Description of problem: The metrics aggregation that is run during the DataPurgeJob will deadlock on a single processor (having only a single core) machine. The thread pool size used during aggregation is configured as follows, private int numAggregationWorkers = Math.min(Integer.parseInt(System.getProperty("rhq.metrics.aggregation.workers", "4")), Runtime.getRuntime().availableProcessors()); If Runtime.getRuntime().availableProcessors() returns a value of one, then the aggregation will deadlock. BatchAggregationScheduler runs as a thread pool task. It queries metrics_index and schedules aggregation tasks.
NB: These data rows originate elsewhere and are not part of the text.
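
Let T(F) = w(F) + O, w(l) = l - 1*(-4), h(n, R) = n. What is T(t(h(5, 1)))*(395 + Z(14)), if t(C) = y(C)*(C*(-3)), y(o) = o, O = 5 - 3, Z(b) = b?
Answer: -28221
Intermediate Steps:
O = 2
w(l) = 4 + l (w(l) = l + 4 = 4 + l)
t(C) = -3*C² (t(C) = C*(C*(-3)) = C*(-3*C) = -3*C²)
T(F) = 6 + F (T(F) = (4 + F) + 2 = 6 + F)
T(t(h(5, 1)))*(395 + Z(14)) = (6 - 3*5²)*(395 + 14) = (6 - 3*25)*409 = (6 - 75)*409 = -69*409 = -28221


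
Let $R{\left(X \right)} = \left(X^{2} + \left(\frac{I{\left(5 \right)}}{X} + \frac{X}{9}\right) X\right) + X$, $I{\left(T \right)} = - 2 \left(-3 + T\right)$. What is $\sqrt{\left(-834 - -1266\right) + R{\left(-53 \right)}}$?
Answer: $\frac{\sqrt{31465}}{3} \approx 59.128$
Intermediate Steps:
$I{\left(T \right)} = 6 - 2 T$
$R{\left(X \right)} = X + X^{2} + X \left(- \frac{4}{X} + \frac{X}{9}\right)$ ($R{\left(X \right)} = \left(X^{2} + \left(\frac{6 - 10}{X} + \frac{X}{9}\right) X\right) + X = \left(X^{2} + \left(\frac{6 - 10}{X} + X \frac{1}{9}\right) X\right) + X = \left(X^{2} + \left(- \frac{4}{X} + \frac{X}{9}\right) X\right) + X = \left(X^{2} + X \left(- \frac{4}{X} + \frac{X}{9}\right)\right) + X = X + X^{2} + X \left(- \frac{4}{X} + \frac{X}{9}\right)$)
$\sqrt{\left(-834 - -1266\right) + R{\left(-53 \right)}} = \sqrt{\left(-834 - -1266\right) - \left(57 - \frac{28090}{9}\right)} = \sqrt{\left(-834 + 1266\right) - - \frac{27577}{9}} = \sqrt{432 - - \frac{27577}{9}} = \sqrt{432 + \frac{27577}{9}} = \sqrt{\frac{31465}{9}} = \frac{\sqrt{31465}}{3}$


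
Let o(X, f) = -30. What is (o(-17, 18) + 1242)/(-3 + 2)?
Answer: -1212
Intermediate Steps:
(o(-17, 18) + 1242)/(-3 + 2) = (-30 + 1242)/(-3 + 2) = 1212/(-1) = 1212*(-1) = -1212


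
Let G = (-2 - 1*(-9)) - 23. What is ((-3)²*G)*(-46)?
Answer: 6624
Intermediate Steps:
G = -16 (G = (-2 + 9) - 23 = 7 - 23 = -16)
((-3)²*G)*(-46) = ((-3)²*(-16))*(-46) = (9*(-16))*(-46) = -144*(-46) = 6624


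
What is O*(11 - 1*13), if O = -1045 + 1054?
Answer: -18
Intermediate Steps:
O = 9
O*(11 - 1*13) = 9*(11 - 1*13) = 9*(11 - 13) = 9*(-2) = -18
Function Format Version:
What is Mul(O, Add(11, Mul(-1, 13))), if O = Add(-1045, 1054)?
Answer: -18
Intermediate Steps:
O = 9
Mul(O, Add(11, Mul(-1, 13))) = Mul(9, Add(11, Mul(-1, 13))) = Mul(9, Add(11, -13)) = Mul(9, -2) = -18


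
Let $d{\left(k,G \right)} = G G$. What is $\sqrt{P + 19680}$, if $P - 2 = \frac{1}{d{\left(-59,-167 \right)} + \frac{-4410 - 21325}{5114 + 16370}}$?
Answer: $\frac{\sqrt{7065259089512760698286}}{599141541} \approx 140.29$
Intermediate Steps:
$d{\left(k,G \right)} = G^{2}$
$P = \frac{1198304566}{599141541}$ ($P = 2 + \frac{1}{\left(-167\right)^{2} + \frac{-4410 - 21325}{5114 + 16370}} = 2 + \frac{1}{27889 - \frac{25735}{21484}} = 2 + \frac{1}{\frac{599141541}{21484}} = 2 + \frac{21484}{599141541} = \frac{1198304566}{599141541} \approx 2.0$)
$\sqrt{P + 19680} = \sqrt{\frac{1198304566}{599141541} + 19680} = \sqrt{\frac{11792303831446}{599141541}} = \frac{\sqrt{7065259089512760698286}}{599141541}$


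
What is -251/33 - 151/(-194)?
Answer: -43711/6402 ≈ -6.8277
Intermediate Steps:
-251/33 - 151/(-194) = -251*1/33 - 151*(-1/194) = -251/33 + 151/194 = -43711/6402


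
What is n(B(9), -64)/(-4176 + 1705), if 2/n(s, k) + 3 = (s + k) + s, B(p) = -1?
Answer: 2/170499 ≈ 1.1730e-5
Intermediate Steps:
n(s, k) = 2/(-3 + k + 2*s) (n(s, k) = 2/(-3 + ((s + k) + s)) = 2/(-3 + ((k + s) + s)) = 2/(-3 + (k + 2*s)) = 2/(-3 + k + 2*s))
n(B(9), -64)/(-4176 + 1705) = (2/(-3 - 64 + 2*(-1)))/(-4176 + 1705) = (2/(-3 - 64 - 2))/(-2471) = (2/(-69))*(-1/2471) = (2*(-1/69))*(-1/2471) = -2/69*(-1/2471) = 2/170499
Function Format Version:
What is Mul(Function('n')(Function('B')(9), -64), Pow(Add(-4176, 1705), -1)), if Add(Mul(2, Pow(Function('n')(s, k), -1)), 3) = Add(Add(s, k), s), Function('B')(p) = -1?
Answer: Rational(2, 170499) ≈ 1.1730e-5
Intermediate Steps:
Function('n')(s, k) = Mul(2, Pow(Add(-3, k, Mul(2, s)), -1)) (Function('n')(s, k) = Mul(2, Pow(Add(-3, Add(Add(s, k), s)), -1)) = Mul(2, Pow(Add(-3, Add(Add(k, s), s)), -1)) = Mul(2, Pow(Add(-3, Add(k, Mul(2, s))), -1)) = Mul(2, Pow(Add(-3, k, Mul(2, s)), -1)))
Mul(Function('n')(Function('B')(9), -64), Pow(Add(-4176, 1705), -1)) = Mul(Mul(2, Pow(Add(-3, -64, Mul(2, -1)), -1)), Pow(Add(-4176, 1705), -1)) = Mul(Mul(2, Pow(Add(-3, -64, -2), -1)), Pow(-2471, -1)) = Mul(Mul(2, Pow(-69, -1)), Rational(-1, 2471)) = Mul(Mul(2, Rational(-1, 69)), Rational(-1, 2471)) = Mul(Rational(-2, 69), Rational(-1, 2471)) = Rational(2, 170499)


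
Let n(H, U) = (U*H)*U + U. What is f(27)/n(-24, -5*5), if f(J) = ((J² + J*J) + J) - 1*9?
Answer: -1476/15025 ≈ -0.098236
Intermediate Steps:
f(J) = -9 + J + 2*J² (f(J) = ((J² + J²) + J) - 9 = (2*J² + J) - 9 = (J + 2*J²) - 9 = -9 + J + 2*J²)
n(H, U) = U + H*U² (n(H, U) = (H*U)*U + U = H*U² + U = U + H*U²)
f(27)/n(-24, -5*5) = (-9 + 27 + 2*27²)/(((-5*5)*(1 - (-120)*5))) = (-9 + 27 + 2*729)/((-25*(1 - 24*(-25)))) = (-9 + 27 + 1458)/((-25*(1 + 600))) = 1476/((-25*601)) = 1476/(-15025) = 1476*(-1/15025) = -1476/15025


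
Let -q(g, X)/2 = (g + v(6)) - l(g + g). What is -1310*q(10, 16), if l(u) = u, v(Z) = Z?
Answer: -10480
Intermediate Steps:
q(g, X) = -12 + 2*g (q(g, X) = -2*((g + 6) - (g + g)) = -2*((6 + g) - 2*g) = -2*(6 - g) = -12 + 2*g)
-1310*q(10, 16) = -1310*(-12 + 2*10) = -1310*(-12 + 20) = -1310*8 = -10480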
Reads are throttled using a Semaphore. The relevant code looks like, for (Row row : rows) { aggregationState.getPermits().acquire(); // schedule tasks... } Permits are released by the tasks that get scheduled. With a single thread, those tasks will not run until BatchAggregationScheduler finishes, and it will block indefinitely once there are no more permits. Version-Release number of selected component (if applicable): How reproducible: Steps to Reproduce: 1. 2. 3. Actual results: Expected results: Additional info:
Note that this bug ONLY affects RHQ 4.10.0.
Changes have been pushed to master. We now default to 4 threads regardless of the number of processors. If the user overrides the rhq.metrics.aggregation.workers system property with a value of 1, then we default to 2 to avoid the possible deadlock scenario. master commit hash: 039044395d
I have also updated the RHQ Server Measurement Subsystem resource type in the rhq server plugin. I have added a minimum value constraint for the AggregationWorkers property. master commit hash: 1beac55fa
Bulk closing of RHQ 4.11 issues, now that RHQ 4.12 is out. If you find an issue with those, please open a new BZ, linking to the old one.